The concept is used to refer to what a person does when, providing more information or a new reasoning, confers more force to an opinion or an argument.

The notion is usually linked to the action from check something through different kinds of evidence . When an event is credited, demonstrated or justified through various data or judgments, it can be corroborated.

For example: “The police are waiting for the judge's order to enter the address and confirm if the suspect is still in place”, "I need to corroborate certain data before publishing the article", "The researchers intend to corroborate when the event happened".

In the field of journalism , it is considered necessary to consult at least three sources for corroborate an information . This means that if three different people affirm the same about an event, the risk of publishing inaccurate data is reduced. On the other hand, if the information is presented from the sayings of a single individual, it is more likely that what is published is not accurate or even that it is fallacious.

The sources are one of the main instruments of work of journalists.

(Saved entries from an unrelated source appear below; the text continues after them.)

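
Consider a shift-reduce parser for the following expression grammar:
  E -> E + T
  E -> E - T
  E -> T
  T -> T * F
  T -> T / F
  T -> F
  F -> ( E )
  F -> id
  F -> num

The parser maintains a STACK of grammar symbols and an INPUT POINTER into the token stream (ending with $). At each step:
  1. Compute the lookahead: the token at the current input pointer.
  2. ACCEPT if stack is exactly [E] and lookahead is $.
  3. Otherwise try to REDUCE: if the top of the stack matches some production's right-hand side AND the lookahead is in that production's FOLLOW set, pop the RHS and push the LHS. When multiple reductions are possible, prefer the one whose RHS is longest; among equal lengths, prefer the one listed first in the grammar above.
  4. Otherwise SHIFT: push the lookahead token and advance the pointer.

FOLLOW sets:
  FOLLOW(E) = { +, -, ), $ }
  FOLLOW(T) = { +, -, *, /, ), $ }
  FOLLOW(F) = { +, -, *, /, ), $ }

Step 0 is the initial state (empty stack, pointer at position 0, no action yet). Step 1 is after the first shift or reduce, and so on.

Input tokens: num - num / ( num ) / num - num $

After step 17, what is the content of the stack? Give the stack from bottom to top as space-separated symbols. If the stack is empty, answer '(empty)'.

Step 1: shift num. Stack=[num] ptr=1 lookahead=- remaining=[- num / ( num ) / num - num $]
Step 2: reduce F->num. Stack=[F] ptr=1 lookahead=- remaining=[- num / ( num ) / num - num $]
Step 3: reduce T->F. Stack=[T] ptr=1 lookahead=- remaining=[- num / ( num ) / num - num $]
Step 4: reduce E->T. Stack=[E] ptr=1 lookahead=- remaining=[- num / ( num ) / num - num $]
Step 5: shift -. Stack=[E -] ptr=2 lookahead=num remaining=[num / ( num ) / num - num $]
Step 6: shift num. Stack=[E - num] ptr=3 lookahead=/ remaining=[/ ( num ) / num - num $]
Step 7: reduce F->num. Stack=[E - F] ptr=3 lookahead=/ remaining=[/ ( num ) / num - num $]
Step 8: reduce T->F. Stack=[E - T] ptr=3 lookahead=/ remaining=[/ ( num ) / num - num $]
Step 9: shift /. Stack=[E - T /] ptr=4 lookahead=( remaining=[( num ) / num - num $]
Step 10: shift (. Stack=[E - T / (] ptr=5 lookahead=num remaining=[num ) / num - num $]
Step 11: shift num. Stack=[E - T / ( num] ptr=6 lookahead=) remaining=[) / num - num $]
Step 12: reduce F->num. Stack=[E - T / ( F] ptr=6 lookahead=) remaining=[) / num - num $]
Step 13: reduce T->F. Stack=[E - T / ( T] ptr=6 lookahead=) remaining=[) / num - num $]
Step 14: reduce E->T. Stack=[E - T / ( E] ptr=6 lookahead=) remaining=[) / num - num $]
Step 15: shift ). Stack=[E - T / ( E )] ptr=7 lookahead=/ remaining=[/ num - num $]
Step 16: reduce F->( E ). Stack=[E - T / F] ptr=7 lookahead=/ remaining=[/ num - num $]
Step 17: reduce T->T / F. Stack=[E - T] ptr=7 lookahead=/ remaining=[/ num - num $]

Answer: E - T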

Hence, those should give them the assurance and certainty that they do not lie to them. Therefore, it is important that they always corroborate them, however, when these sources always give them reliable news, they will turn them into a great pillar for their work. And they will rely on them to be able to access more information or to be able to contrast data that comes to them from other parties.

In the same way, it is necessary for the journalist to take care of their sources and, above all, not to reveal them. And, in many cases, they are usually people who hold certain relevant positions or who have positions where they access a lot of information. Therefore, it is necessary not to bring them to light because if they did they would not only put them in a complicated situation, which could even make them lose their job, but also the transfer of information they would grant.

In many contexts it is necessary to corroborate a thought, a hypothesis or a idea before taking one decision . Suppose a man wishes to hire an architect to build his new home. Prior to hiring, he decides to visit several constructions made by the architect in question and consult other clients to corroborate his professionalism. With these certainties, the person can decide with greater certainty since he has a background that justifies hiring.